I want to prove that $n^n \le (n!)^2$.
Now I tried by induction:
for $n=1$ ,$1=1$ and $P(1)$ is true
I suppose that $P(n)$ is true and I have to demonstrate that $P(n+1)$ is true $$((n+1)!)^2=(n+1)^2*(n!)^2 \le (n+1)^2*n^n=(n+1)(n+1)*n^n=(n+1)^n$$ But I'm not sure about the last passage
Notice: $(n!) = (1*2*...... *n)^2 = (1*2*...... *n)*(1*2*...... *n)=$
$(1*n) * (2*(n-1)) * ....... * (n*1)$.
If we can prove that $k*(n-k+1) \ge n$ we will have
$(1*n) * (2*(n-1)) * ....... * (n*1) \ge n*n*n*....* = n^n$, and that will be it.
We can probably prove $k*(n-k+1) \ge n$ by induction but I'd rather note:
$k \le n$ and $k\ge 1$ so $k(n-k + 1) = kn - k^2 + k = n + (k-1)n -k^2 + k \ge n + (k-1)k - k^2 +k = n$.
.....
Intuitively this is also a result of AM-GM. $k$ and $n-k + 1$ average to $\frac {n+1}2$ so if $m = \frac {n+1}2$ and $k = m - d$ and $n-k+1 = m + d$ we have $k(n-k + 1) = (m - d)(m+d) = m^2 - d^2 \ge m^2 = \frac {(n+1)^2}4$. If $n\ge 3$ then $\frac {(n+1)^2}4 \ge \frac {(n+1)^2}{n+1} = n+ 1> n$. And for $n=1,2,3$ then $\frac {(n+1)^2}4 = 1, \frac 94, 4 \ge n$.

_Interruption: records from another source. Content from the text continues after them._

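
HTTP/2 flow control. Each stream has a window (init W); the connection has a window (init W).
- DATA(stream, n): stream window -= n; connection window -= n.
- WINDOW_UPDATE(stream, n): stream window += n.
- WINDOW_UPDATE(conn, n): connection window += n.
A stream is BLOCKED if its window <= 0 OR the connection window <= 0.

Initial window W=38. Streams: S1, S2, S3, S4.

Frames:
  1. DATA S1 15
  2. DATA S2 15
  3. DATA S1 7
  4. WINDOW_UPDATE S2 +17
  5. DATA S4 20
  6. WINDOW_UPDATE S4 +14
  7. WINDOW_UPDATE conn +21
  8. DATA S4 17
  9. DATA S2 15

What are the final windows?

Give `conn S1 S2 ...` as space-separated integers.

Op 1: conn=23 S1=23 S2=38 S3=38 S4=38 blocked=[]
Op 2: conn=8 S1=23 S2=23 S3=38 S4=38 blocked=[]
Op 3: conn=1 S1=16 S2=23 S3=38 S4=38 blocked=[]
Op 4: conn=1 S1=16 S2=40 S3=38 S4=38 blocked=[]
Op 5: conn=-19 S1=16 S2=40 S3=38 S4=18 blocked=[1, 2, 3, 4]
Op 6: conn=-19 S1=16 S2=40 S3=38 S4=32 blocked=[1, 2, 3, 4]
Op 7: conn=2 S1=16 S2=40 S3=38 S4=32 blocked=[]
Op 8: conn=-15 S1=16 S2=40 S3=38 S4=15 blocked=[1, 2, 3, 4]
Op 9: conn=-30 S1=16 S2=25 S3=38 S4=15 blocked=[1, 2, 3, 4]

Answer: -30 16 25 38 15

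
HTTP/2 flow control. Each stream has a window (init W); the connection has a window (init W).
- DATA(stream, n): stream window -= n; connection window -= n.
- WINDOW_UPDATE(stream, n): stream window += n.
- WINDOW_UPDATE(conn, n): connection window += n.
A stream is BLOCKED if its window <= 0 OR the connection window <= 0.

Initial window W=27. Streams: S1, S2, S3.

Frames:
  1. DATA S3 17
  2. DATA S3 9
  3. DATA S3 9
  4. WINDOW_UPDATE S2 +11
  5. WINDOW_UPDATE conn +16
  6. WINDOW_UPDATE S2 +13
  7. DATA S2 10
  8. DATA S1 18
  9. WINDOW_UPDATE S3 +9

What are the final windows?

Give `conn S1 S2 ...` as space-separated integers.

Answer: -20 9 41 1

Derivation:
Op 1: conn=10 S1=27 S2=27 S3=10 blocked=[]
Op 2: conn=1 S1=27 S2=27 S3=1 blocked=[]
Op 3: conn=-8 S1=27 S2=27 S3=-8 blocked=[1, 2, 3]
Op 4: conn=-8 S1=27 S2=38 S3=-8 blocked=[1, 2, 3]
Op 5: conn=8 S1=27 S2=38 S3=-8 blocked=[3]
Op 6: conn=8 S1=27 S2=51 S3=-8 blocked=[3]
Op 7: conn=-2 S1=27 S2=41 S3=-8 blocked=[1, 2, 3]
Op 8: conn=-20 S1=9 S2=41 S3=-8 blocked=[1, 2, 3]
Op 9: conn=-20 S1=9 S2=41 S3=1 blocked=[1, 2, 3]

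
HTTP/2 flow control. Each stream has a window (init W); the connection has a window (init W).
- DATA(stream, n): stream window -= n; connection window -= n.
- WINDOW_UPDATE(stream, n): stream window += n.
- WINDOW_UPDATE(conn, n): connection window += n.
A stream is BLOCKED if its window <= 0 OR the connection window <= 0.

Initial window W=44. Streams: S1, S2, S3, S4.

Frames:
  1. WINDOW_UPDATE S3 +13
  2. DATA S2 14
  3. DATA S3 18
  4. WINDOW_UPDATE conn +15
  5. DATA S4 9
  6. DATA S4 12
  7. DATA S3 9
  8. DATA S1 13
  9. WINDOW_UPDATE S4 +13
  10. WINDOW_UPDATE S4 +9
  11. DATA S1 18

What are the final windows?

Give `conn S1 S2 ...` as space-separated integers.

Op 1: conn=44 S1=44 S2=44 S3=57 S4=44 blocked=[]
Op 2: conn=30 S1=44 S2=30 S3=57 S4=44 blocked=[]
Op 3: conn=12 S1=44 S2=30 S3=39 S4=44 blocked=[]
Op 4: conn=27 S1=44 S2=30 S3=39 S4=44 blocked=[]
Op 5: conn=18 S1=44 S2=30 S3=39 S4=35 blocked=[]
Op 6: conn=6 S1=44 S2=30 S3=39 S4=23 blocked=[]
Op 7: conn=-3 S1=44 S2=30 S3=30 S4=23 blocked=[1, 2, 3, 4]
Op 8: conn=-16 S1=31 S2=30 S3=30 S4=23 blocked=[1, 2, 3, 4]
Op 9: conn=-16 S1=31 S2=30 S3=30 S4=36 blocked=[1, 2, 3, 4]
Op 10: conn=-16 S1=31 S2=30 S3=30 S4=45 blocked=[1, 2, 3, 4]
Op 11: conn=-34 S1=13 S2=30 S3=30 S4=45 blocked=[1, 2, 3, 4]

Answer: -34 13 30 30 45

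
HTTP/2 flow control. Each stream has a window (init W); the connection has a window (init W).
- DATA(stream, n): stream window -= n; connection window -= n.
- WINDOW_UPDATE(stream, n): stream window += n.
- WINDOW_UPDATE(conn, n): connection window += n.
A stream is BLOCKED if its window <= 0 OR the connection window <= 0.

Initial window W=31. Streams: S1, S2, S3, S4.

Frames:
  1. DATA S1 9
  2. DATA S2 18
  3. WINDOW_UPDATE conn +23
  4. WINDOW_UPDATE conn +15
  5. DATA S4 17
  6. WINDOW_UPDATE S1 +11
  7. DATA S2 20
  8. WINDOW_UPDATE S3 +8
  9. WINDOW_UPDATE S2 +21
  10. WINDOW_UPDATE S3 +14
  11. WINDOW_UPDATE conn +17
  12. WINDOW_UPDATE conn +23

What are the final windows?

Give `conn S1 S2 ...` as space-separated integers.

Op 1: conn=22 S1=22 S2=31 S3=31 S4=31 blocked=[]
Op 2: conn=4 S1=22 S2=13 S3=31 S4=31 blocked=[]
Op 3: conn=27 S1=22 S2=13 S3=31 S4=31 blocked=[]
Op 4: conn=42 S1=22 S2=13 S3=31 S4=31 blocked=[]
Op 5: conn=25 S1=22 S2=13 S3=31 S4=14 blocked=[]
Op 6: conn=25 S1=33 S2=13 S3=31 S4=14 blocked=[]
Op 7: conn=5 S1=33 S2=-7 S3=31 S4=14 blocked=[2]
Op 8: conn=5 S1=33 S2=-7 S3=39 S4=14 blocked=[2]
Op 9: conn=5 S1=33 S2=14 S3=39 S4=14 blocked=[]
Op 10: conn=5 S1=33 S2=14 S3=53 S4=14 blocked=[]
Op 11: conn=22 S1=33 S2=14 S3=53 S4=14 blocked=[]
Op 12: conn=45 S1=33 S2=14 S3=53 S4=14 blocked=[]

Answer: 45 33 14 53 14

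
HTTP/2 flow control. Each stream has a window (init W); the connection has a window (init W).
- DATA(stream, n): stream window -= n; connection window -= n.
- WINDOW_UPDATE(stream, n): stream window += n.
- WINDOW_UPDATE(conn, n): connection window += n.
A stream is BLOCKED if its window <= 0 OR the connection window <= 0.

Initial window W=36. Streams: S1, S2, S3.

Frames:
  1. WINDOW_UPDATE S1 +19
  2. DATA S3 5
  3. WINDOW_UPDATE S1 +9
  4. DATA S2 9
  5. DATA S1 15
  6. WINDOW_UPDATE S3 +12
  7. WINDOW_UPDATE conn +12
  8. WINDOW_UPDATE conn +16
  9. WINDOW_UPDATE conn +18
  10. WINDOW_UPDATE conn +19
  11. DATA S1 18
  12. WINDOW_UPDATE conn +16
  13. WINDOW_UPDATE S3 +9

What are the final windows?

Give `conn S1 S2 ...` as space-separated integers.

Op 1: conn=36 S1=55 S2=36 S3=36 blocked=[]
Op 2: conn=31 S1=55 S2=36 S3=31 blocked=[]
Op 3: conn=31 S1=64 S2=36 S3=31 blocked=[]
Op 4: conn=22 S1=64 S2=27 S3=31 blocked=[]
Op 5: conn=7 S1=49 S2=27 S3=31 blocked=[]
Op 6: conn=7 S1=49 S2=27 S3=43 blocked=[]
Op 7: conn=19 S1=49 S2=27 S3=43 blocked=[]
Op 8: conn=35 S1=49 S2=27 S3=43 blocked=[]
Op 9: conn=53 S1=49 S2=27 S3=43 blocked=[]
Op 10: conn=72 S1=49 S2=27 S3=43 blocked=[]
Op 11: conn=54 S1=31 S2=27 S3=43 blocked=[]
Op 12: conn=70 S1=31 S2=27 S3=43 blocked=[]
Op 13: conn=70 S1=31 S2=27 S3=52 blocked=[]

Answer: 70 31 27 52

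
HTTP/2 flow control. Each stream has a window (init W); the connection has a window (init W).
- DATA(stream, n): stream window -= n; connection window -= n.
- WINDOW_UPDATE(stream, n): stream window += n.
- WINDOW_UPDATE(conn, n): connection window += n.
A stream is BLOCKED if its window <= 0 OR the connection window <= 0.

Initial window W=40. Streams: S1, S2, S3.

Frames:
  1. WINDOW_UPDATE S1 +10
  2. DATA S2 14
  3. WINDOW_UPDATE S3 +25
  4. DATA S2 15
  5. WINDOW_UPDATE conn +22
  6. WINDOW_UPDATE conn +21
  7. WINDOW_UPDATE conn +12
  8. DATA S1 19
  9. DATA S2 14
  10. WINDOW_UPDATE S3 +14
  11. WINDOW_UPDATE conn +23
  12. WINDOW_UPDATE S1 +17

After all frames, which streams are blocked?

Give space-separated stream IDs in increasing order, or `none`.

Op 1: conn=40 S1=50 S2=40 S3=40 blocked=[]
Op 2: conn=26 S1=50 S2=26 S3=40 blocked=[]
Op 3: conn=26 S1=50 S2=26 S3=65 blocked=[]
Op 4: conn=11 S1=50 S2=11 S3=65 blocked=[]
Op 5: conn=33 S1=50 S2=11 S3=65 blocked=[]
Op 6: conn=54 S1=50 S2=11 S3=65 blocked=[]
Op 7: conn=66 S1=50 S2=11 S3=65 blocked=[]
Op 8: conn=47 S1=31 S2=11 S3=65 blocked=[]
Op 9: conn=33 S1=31 S2=-3 S3=65 blocked=[2]
Op 10: conn=33 S1=31 S2=-3 S3=79 blocked=[2]
Op 11: conn=56 S1=31 S2=-3 S3=79 blocked=[2]
Op 12: conn=56 S1=48 S2=-3 S3=79 blocked=[2]

Answer: S2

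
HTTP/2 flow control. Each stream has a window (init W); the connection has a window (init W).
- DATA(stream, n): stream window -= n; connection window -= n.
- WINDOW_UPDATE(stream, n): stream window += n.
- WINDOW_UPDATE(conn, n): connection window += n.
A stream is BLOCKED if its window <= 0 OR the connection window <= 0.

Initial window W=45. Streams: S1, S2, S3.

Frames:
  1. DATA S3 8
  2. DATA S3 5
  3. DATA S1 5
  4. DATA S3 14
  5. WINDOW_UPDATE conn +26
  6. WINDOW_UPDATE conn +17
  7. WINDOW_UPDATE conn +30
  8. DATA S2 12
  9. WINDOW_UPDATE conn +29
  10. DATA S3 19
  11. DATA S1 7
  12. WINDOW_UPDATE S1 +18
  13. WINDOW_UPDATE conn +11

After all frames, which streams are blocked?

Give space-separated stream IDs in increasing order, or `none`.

Op 1: conn=37 S1=45 S2=45 S3=37 blocked=[]
Op 2: conn=32 S1=45 S2=45 S3=32 blocked=[]
Op 3: conn=27 S1=40 S2=45 S3=32 blocked=[]
Op 4: conn=13 S1=40 S2=45 S3=18 blocked=[]
Op 5: conn=39 S1=40 S2=45 S3=18 blocked=[]
Op 6: conn=56 S1=40 S2=45 S3=18 blocked=[]
Op 7: conn=86 S1=40 S2=45 S3=18 blocked=[]
Op 8: conn=74 S1=40 S2=33 S3=18 blocked=[]
Op 9: conn=103 S1=40 S2=33 S3=18 blocked=[]
Op 10: conn=84 S1=40 S2=33 S3=-1 blocked=[3]
Op 11: conn=77 S1=33 S2=33 S3=-1 blocked=[3]
Op 12: conn=77 S1=51 S2=33 S3=-1 blocked=[3]
Op 13: conn=88 S1=51 S2=33 S3=-1 blocked=[3]

Answer: S3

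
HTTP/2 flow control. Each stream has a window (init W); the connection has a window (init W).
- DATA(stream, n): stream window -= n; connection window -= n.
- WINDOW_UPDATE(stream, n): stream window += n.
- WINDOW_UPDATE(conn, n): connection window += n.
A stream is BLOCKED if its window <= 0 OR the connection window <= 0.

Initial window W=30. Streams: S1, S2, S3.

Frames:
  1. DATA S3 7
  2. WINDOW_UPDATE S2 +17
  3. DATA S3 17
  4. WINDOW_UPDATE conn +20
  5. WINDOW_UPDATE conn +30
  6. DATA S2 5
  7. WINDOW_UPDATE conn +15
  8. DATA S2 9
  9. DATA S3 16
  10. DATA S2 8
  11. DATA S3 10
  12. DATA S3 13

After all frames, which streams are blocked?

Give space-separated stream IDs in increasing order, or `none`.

Op 1: conn=23 S1=30 S2=30 S3=23 blocked=[]
Op 2: conn=23 S1=30 S2=47 S3=23 blocked=[]
Op 3: conn=6 S1=30 S2=47 S3=6 blocked=[]
Op 4: conn=26 S1=30 S2=47 S3=6 blocked=[]
Op 5: conn=56 S1=30 S2=47 S3=6 blocked=[]
Op 6: conn=51 S1=30 S2=42 S3=6 blocked=[]
Op 7: conn=66 S1=30 S2=42 S3=6 blocked=[]
Op 8: conn=57 S1=30 S2=33 S3=6 blocked=[]
Op 9: conn=41 S1=30 S2=33 S3=-10 blocked=[3]
Op 10: conn=33 S1=30 S2=25 S3=-10 blocked=[3]
Op 11: conn=23 S1=30 S2=25 S3=-20 blocked=[3]
Op 12: conn=10 S1=30 S2=25 S3=-33 blocked=[3]

Answer: S3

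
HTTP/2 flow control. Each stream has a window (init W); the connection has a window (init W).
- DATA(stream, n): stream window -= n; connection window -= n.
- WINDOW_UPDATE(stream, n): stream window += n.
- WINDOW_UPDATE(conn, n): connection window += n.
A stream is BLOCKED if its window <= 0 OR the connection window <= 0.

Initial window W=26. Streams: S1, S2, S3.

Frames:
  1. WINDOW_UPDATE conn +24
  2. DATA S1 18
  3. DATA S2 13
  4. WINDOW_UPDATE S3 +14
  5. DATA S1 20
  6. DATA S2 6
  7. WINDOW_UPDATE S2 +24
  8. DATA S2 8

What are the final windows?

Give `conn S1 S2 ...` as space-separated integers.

Answer: -15 -12 23 40

Derivation:
Op 1: conn=50 S1=26 S2=26 S3=26 blocked=[]
Op 2: conn=32 S1=8 S2=26 S3=26 blocked=[]
Op 3: conn=19 S1=8 S2=13 S3=26 blocked=[]
Op 4: conn=19 S1=8 S2=13 S3=40 blocked=[]
Op 5: conn=-1 S1=-12 S2=13 S3=40 blocked=[1, 2, 3]
Op 6: conn=-7 S1=-12 S2=7 S3=40 blocked=[1, 2, 3]
Op 7: conn=-7 S1=-12 S2=31 S3=40 blocked=[1, 2, 3]
Op 8: conn=-15 S1=-12 S2=23 S3=40 blocked=[1, 2, 3]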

What you are trying to prove is not true. For large enough $n$ (which means $\ge 3$) it will go the other way. If we just use Stirling's approximation $$(n!)^2 \approx \left(\frac {n^n}{e^n}\sqrt{2\pi n}\right)^2=\frac {n^{2n}}{e^{2n}}2\pi n$$ which will clearly be greater than $n^n$ when $n \gt e^2$. We can use one factor of $n^n$ to be greater than $e^{2n}$ and one to be equal to $n^n$
Before editing for $n^n \ge (n!)^2$
Note that it is false indeed
$$n^n=\overbrace{n\cdot n \cdot n\cdot...\cdot n} ^{n \, terms} $$
$$(n!)^2=(\overbrace{n\cdot (n-1) \cdot (n-2)\cdot...\cdot 1}^{n \, terms})^2\ge(n\cdot (n-1) \cdot (n-2)\cdot...\cdot 1)\cdot n\ge n^n$$
After editing for $n^n \le (n!)^2$
induction step
$$(n+1)^{n+1}=n^n(n+1)\frac{(n+1)^n}{n^n}=n^n(n+1)\left(1+\frac1n\right)^n\stackrel{Ind. Hyp.}\le(n!)^2(n+1)e \le ((n+1)!)^2$$
which is true for $n\ge 2$.
This is false for $n \ge 3$. $27=3^3 < (3!)^2=36$.
Suppose $n^n <(n!)^2$ and $n \ge 3$. Then $\dfrac{(n+1)^{n+1}/((n+1)!^2)}{n^n/(n!)^2} =(n+1)(1+1/n)^n/(n+1)^2 \lt e/(n+1) \lt 1 $.
This shows that $n^n/(n!)^2$ is a decreasing sequence.